After the epidemic was over, the Saint undertook to launch a new crusade to save Christianity in the Mideast. Raymond preached the crusade at Pisa. He also personally delivered Catherine’s famous letter to Sir John Hawkwood, an Englishman who had become one of the most notorious brigands in Italy.

The crusade campaign was cut short by the outbreak of a revolt by Florence and the Tuscan League against Pope Gregory XI. During Gregory’s residence in Avignon, France, Italy had fallen into turmoil. Catherine and Raymond agreed that the pope had to return to Rome, so they began to work for peace in Italy as a preliminary.

Gregory did at length come back to the Eternal City, although he died shortly afterward. It was then that the French party of cardinals, who had first voted in the new pope, Urban VI, suddenly declared that Urban’s election was void, and elected a French cardinal, “Clement VI”, thus initiating the Great Schism of the West. Fr. Raymond and St. Catherine stood firm for the Roman pope, and Urban VI sent Raymond to France to win its king away from the “pope” of Avignon. Unfortunately, the friar was refused admission at the French border.

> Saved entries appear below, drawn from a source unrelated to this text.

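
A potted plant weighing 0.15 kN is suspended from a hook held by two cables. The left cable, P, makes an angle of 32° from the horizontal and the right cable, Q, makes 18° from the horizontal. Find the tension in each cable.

T_P = 0.1862 kN, T_Q = 0.1661 kN

ΣF_x = 0: −T_P·cos32° + T_Q·cos18° = 0 → T_Q = 0.891691·T_P.
ΣF_y = 0: T_P·sin32° + T_Q·sin18° = 0.15.
Substitute: T_P·(0.529919 + 0.891691·0.309017) = 0.15 → T_P = 0.186227 ≈ 0.1862 kN.
Then T_Q = 0.891691 × 0.186227 = 0.1661 kN.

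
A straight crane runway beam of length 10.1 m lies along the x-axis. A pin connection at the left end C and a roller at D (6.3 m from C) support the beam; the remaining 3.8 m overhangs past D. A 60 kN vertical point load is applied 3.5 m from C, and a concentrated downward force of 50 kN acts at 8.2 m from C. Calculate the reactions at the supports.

Moments about C: D_y·6.3 − 60·3.5 − 50·8.2 = 0 → D_y = 620/6.3 = 98.4127 ≈ 98.41 kN.
ΣF_y = 0: C_y + 98.4127 − 60 − 50 = 0 → C_y = 11.59 kN.
ΣF_x = 0: no horizontal applied forces, so C_x = 0.

C_x = 0, C_y = 11.59 kN, D_y = 98.41 kN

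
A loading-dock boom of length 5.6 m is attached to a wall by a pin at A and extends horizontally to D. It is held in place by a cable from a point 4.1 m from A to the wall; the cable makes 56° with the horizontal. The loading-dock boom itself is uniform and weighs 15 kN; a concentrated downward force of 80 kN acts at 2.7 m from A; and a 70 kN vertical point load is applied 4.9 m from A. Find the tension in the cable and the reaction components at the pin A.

T = 176.8 kN, A_x = 98.87 kN, A_y = 18.41 kN

ΣM about A: T·sin56°·4.1 − 15·2.8 − 80·2.7 − 70·4.9 = 0 → T = 601/(4.1·0.829038) = 176.814 ≈ 176.8 kN.
ΣF_x = 0: A_x − T·cos56° = 0 → A_x = 176.814 × 0.559193 = 98.87 kN.
ΣF_y = 0: A_y + T·sin56° − 15 − 80 − 70 = 0 → A_y = 165 − 176.814 × 0.829038 = 18.41 kN.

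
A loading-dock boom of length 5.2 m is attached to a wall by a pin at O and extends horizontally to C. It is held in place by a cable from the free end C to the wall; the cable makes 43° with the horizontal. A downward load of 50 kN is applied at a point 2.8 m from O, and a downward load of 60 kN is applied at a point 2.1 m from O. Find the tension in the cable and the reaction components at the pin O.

ΣM about O: T·sin43°·5.2 − 50·2.8 − 60·2.1 = 0 → T = 266/(5.2·0.681998) = 75.0059 ≈ 75.01 kN.
ΣF_x = 0: O_x − T·cos43° = 0 → O_x = 75.0059 × 0.731354 = 54.86 kN.
ΣF_y = 0: O_y + T·sin43° − 50 − 60 = 0 → O_y = 110 − 75.0059 × 0.681998 = 58.85 kN.

T = 75.01 kN, O_x = 54.86 kN, O_y = 58.85 kN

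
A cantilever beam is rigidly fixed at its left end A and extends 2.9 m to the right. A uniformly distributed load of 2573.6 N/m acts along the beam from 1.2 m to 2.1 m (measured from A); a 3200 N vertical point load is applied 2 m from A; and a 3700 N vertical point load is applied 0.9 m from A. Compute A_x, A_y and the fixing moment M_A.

A_x = 0, A_y = 9216 N, M_A = 13550 N·m

Resultant of the distributed load: 2573.6 × 0.9 = 2316.24 N at 1.65 m from A.
ΣF_x = 0: A_x = 0.
ΣF_y = 0: A_y − 2573.6·0.9 − 3200 − 3700 = 0 → A_y = 9216 N.
ΣM about A: M_A − (2573.6·0.9)·1.65 − 3200·2 − 3700·0.9 = 0 → M_A = 13550 N·m.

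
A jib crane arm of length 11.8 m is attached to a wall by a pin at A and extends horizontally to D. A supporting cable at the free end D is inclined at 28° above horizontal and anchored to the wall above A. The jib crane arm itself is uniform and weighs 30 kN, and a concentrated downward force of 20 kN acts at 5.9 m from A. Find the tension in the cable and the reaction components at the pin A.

T = 53.25 kN, A_x = 47.02 kN, A_y = 25.00 kN

ΣM about A: T·sin28°·11.8 − 30·5.9 − 20·5.9 = 0 → T = 295/(11.8·0.469472) = 53.2513 ≈ 53.25 kN.
ΣF_x = 0: A_x − T·cos28° = 0 → A_x = 53.2513 × 0.882948 = 47.02 kN.
ΣF_y = 0: A_y + T·sin28° − 30 − 20 = 0 → A_y = 50 − 53.2513 × 0.469472 = 25.00 kN.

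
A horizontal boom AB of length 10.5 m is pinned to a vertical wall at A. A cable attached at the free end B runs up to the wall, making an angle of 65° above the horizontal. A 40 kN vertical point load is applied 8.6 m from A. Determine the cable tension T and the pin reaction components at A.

ΣM about A: T·sin65°·10.5 − 40·8.6 = 0 → T = 344/(10.5·0.906308) = 36.1488 ≈ 36.15 kN.
ΣF_x = 0: A_x − T·cos65° = 0 → A_x = 36.1488 × 0.422618 = 15.28 kN.
ΣF_y = 0: A_y + T·sin65° − 40 = 0 → A_y = 40 − 36.1488 × 0.906308 = 7.238 kN.

T = 36.15 kN, A_x = 15.28 kN, A_y = 7.238 kN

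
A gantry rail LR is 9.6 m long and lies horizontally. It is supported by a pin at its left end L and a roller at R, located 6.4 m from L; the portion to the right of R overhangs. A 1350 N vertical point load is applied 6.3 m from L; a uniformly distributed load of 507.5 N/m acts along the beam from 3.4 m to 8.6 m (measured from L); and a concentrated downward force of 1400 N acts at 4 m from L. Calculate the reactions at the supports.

L_x = 0, L_y = 711.0 N, R_y = 4678 N

Resultant of the distributed load: 507.5 × 5.2 = 2639 N at 6 m from L.
Taking moments about L: R_y·6.4 − 1350·6.3 − (507.5·5.2)·6 − 1400·4 = 0 → R_y = 29939/6.4 = 4677.97 ≈ 4678 N.
ΣF_y = 0: L_y + 4677.97 − 1350 − 507.5·5.2 − 1400 = 0 → L_y = 711.0 N.
ΣF_x = 0: no horizontal applied forces, so L_x = 0.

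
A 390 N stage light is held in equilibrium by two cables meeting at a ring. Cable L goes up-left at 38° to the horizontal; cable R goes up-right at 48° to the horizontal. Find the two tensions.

T_L = 261.6 N, T_R = 308.1 N

ΣF_x = 0: −T_L·cos38° + T_R·cos48° = 0 → T_R = 1.17766·T_L.
ΣF_y = 0: T_L·sin38° + T_R·sin48° = 390.
Substitute: T_L·(0.615661 + 1.17766·0.743145) = 390 → T_L = 261.599 ≈ 261.6 N.
Then T_R = 1.17766 × 261.599 = 308.1 N.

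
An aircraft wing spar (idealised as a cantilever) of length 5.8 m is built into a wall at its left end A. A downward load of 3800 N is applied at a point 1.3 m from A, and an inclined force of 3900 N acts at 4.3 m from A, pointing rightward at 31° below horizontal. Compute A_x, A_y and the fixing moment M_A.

ΣF_x = 0: A_x + 3900·cos31° = 0 → A_x = -3343 N.
ΣF_y = 0: A_y − 3800 − 3900·sin31° = 0 → A_y = 5809 N.
ΣM about A: M_A − 3800·1.3 − 3900·sin31°·4.3 = 0 → M_A = 13580 N·m.

A_x = -3343 N, A_y = 5809 N, M_A = 13580 N·m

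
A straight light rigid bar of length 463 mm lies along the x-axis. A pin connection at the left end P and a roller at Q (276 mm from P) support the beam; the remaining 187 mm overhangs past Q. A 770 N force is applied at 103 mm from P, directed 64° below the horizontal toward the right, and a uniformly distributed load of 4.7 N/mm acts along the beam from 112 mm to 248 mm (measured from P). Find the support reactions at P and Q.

Resultant of the distributed load: 4.7 × 136 = 639.2 N at 180 mm from P.
Taking moments about P: Q_y·276 − 770·sin64°·103 − (4.7·136)·180 = 0 → Q_y = 186339/276 = 675.141 ≈ 675.1 N.
ΣF_y = 0: P_y + 675.141 − 770·sin64° − 4.7·136 = 0 → P_y = 656.1 N.
ΣF_x = 0: P_x + 770·cos64° = 0 → P_x = -337.5 N.

P_x = -337.5 N, P_y = 656.1 N, Q_y = 675.1 N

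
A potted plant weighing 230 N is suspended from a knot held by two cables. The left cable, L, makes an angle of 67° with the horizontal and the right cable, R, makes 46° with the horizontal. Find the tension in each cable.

T_L = 173.6 N, T_R = 97.63 N

ΣF_x = 0: −T_L·cos67° + T_R·cos46° = 0 → T_R = 0.56248·T_L.
ΣF_y = 0: T_L·sin67° + T_R·sin46° = 230.
Substitute: T_L·(0.920505 + 0.56248·0.71934) = 230 → T_L = 173.569 ≈ 173.6 N.
Then T_R = 0.56248 × 173.569 = 97.63 N.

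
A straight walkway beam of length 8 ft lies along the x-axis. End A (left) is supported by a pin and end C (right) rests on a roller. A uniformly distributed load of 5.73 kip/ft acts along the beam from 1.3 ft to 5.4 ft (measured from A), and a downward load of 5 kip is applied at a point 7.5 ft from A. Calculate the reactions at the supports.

A_x = 0, A_y = 13.97 kip, C_y = 14.53 kip

Resultant of the distributed load: 5.73 × 4.1 = 23.493 kip at 3.35 ft from A.
ΣM about A: C_y·8 − (5.73·4.1)·3.35 − 5·7.5 = 0 → C_y = 116.20155/8 = 14.5252 ≈ 14.53 kip.
ΣF_y = 0: A_y + 14.5252 − 5.73·4.1 − 5 = 0 → A_y = 13.97 kip.
ΣF_x = 0: no horizontal applied forces, so A_x = 0.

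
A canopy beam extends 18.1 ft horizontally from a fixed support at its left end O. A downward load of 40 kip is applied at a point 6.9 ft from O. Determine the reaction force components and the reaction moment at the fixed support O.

ΣF_x = 0: O_x = 0.
ΣF_y = 0: O_y − 40 = 0 → O_y = 40.00 kip.
ΣM about O: M_O − 40·6.9 = 0 → M_O = 276.0 kip·ft.

O_x = 0, O_y = 40.00 kip, M_O = 276.0 kip·ft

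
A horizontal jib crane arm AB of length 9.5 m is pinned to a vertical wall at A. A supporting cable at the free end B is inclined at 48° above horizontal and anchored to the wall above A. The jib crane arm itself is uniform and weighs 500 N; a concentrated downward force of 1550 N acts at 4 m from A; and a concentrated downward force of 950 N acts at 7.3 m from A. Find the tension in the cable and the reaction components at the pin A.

ΣM about A: T·sin48°·9.5 − 500·4.75 − 1550·4 − 950·7.3 = 0 → T = 15510/(9.5·0.743145) = 2196.92 ≈ 2197 N.
ΣF_x = 0: A_x − T·cos48° = 0 → A_x = 2196.92 × 0.669131 = 1470 N.
ΣF_y = 0: A_y + T·sin48° − 500 − 1550 − 950 = 0 → A_y = 3000 − 2196.92 × 0.743145 = 1367 N.

T = 2197 N, A_x = 1470 N, A_y = 1367 N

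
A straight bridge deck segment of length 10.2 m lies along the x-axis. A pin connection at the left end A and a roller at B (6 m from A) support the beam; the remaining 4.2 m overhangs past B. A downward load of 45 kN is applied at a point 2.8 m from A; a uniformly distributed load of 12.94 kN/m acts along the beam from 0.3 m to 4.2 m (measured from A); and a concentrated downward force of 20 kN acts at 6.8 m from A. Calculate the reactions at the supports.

A_x = 0, A_y = 52.87 kN, B_y = 62.59 kN

Resultant of the distributed load: 12.94 × 3.9 = 50.466 kN at 2.25 m from A.
Taking moments about A: B_y·6 − 45·2.8 − (12.94·3.9)·2.25 − 20·6.8 = 0 → B_y = 375.5485/6 = 62.5914 ≈ 62.59 kN.
ΣF_y = 0: A_y + 62.5914 − 45 − 12.94·3.9 − 20 = 0 → A_y = 52.87 kN.
ΣF_x = 0: no horizontal applied forces, so A_x = 0.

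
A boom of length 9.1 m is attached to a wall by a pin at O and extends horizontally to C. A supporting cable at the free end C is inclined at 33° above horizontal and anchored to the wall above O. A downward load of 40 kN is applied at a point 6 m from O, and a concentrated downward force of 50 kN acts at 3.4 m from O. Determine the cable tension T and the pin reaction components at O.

T = 82.72 kN, O_x = 69.38 kN, O_y = 44.95 kN

ΣM about O: T·sin33°·9.1 − 40·6 − 50·3.4 = 0 → T = 410/(9.1·0.544639) = 82.7244 ≈ 82.72 kN.
ΣF_x = 0: O_x − T·cos33° = 0 → O_x = 82.7244 × 0.838671 = 69.38 kN.
ΣF_y = 0: O_y + T·sin33° − 40 − 50 = 0 → O_y = 90 − 82.7244 × 0.544639 = 44.95 kN.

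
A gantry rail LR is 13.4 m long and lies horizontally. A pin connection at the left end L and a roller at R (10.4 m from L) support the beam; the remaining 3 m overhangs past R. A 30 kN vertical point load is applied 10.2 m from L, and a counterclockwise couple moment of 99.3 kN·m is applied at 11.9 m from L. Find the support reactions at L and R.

Taking moments about L: R_y·10.4 − 30·10.2 + 99.3 = 0 → R_y = 206.7/10.4 = 19.875 ≈ 19.88 kN.
ΣF_y = 0: L_y + 19.875 − 30 = 0 → L_y = 10.12 kN.
ΣF_x = 0: no horizontal applied forces, so L_x = 0.

L_x = 0, L_y = 10.12 kN, R_y = 19.88 kN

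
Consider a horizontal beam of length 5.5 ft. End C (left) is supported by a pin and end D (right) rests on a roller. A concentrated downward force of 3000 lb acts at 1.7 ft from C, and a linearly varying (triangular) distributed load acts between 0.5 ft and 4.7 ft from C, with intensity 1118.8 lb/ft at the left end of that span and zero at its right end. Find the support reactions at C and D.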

While at Pisa on April 28, 1380, Raymond heard a disembodied voice say, “Tell him never to lose courage. I will be with him in every danger; if he fails, I will help him up again.” He later learned that Catherine had died that day, and before dying had spoken those very words to the people around her.

Bl. Raymond fell heir to the “family” of clerics and laypeople who had assisted the dead saint. Elected that same year to head the Dominicans of the Roman obedience, he worked to reform the order. While engaged in this work he died at Nuremberg, Germany.

St. Catherine had learned much from Fr. Raymond. But Raymond had also learned very much from her.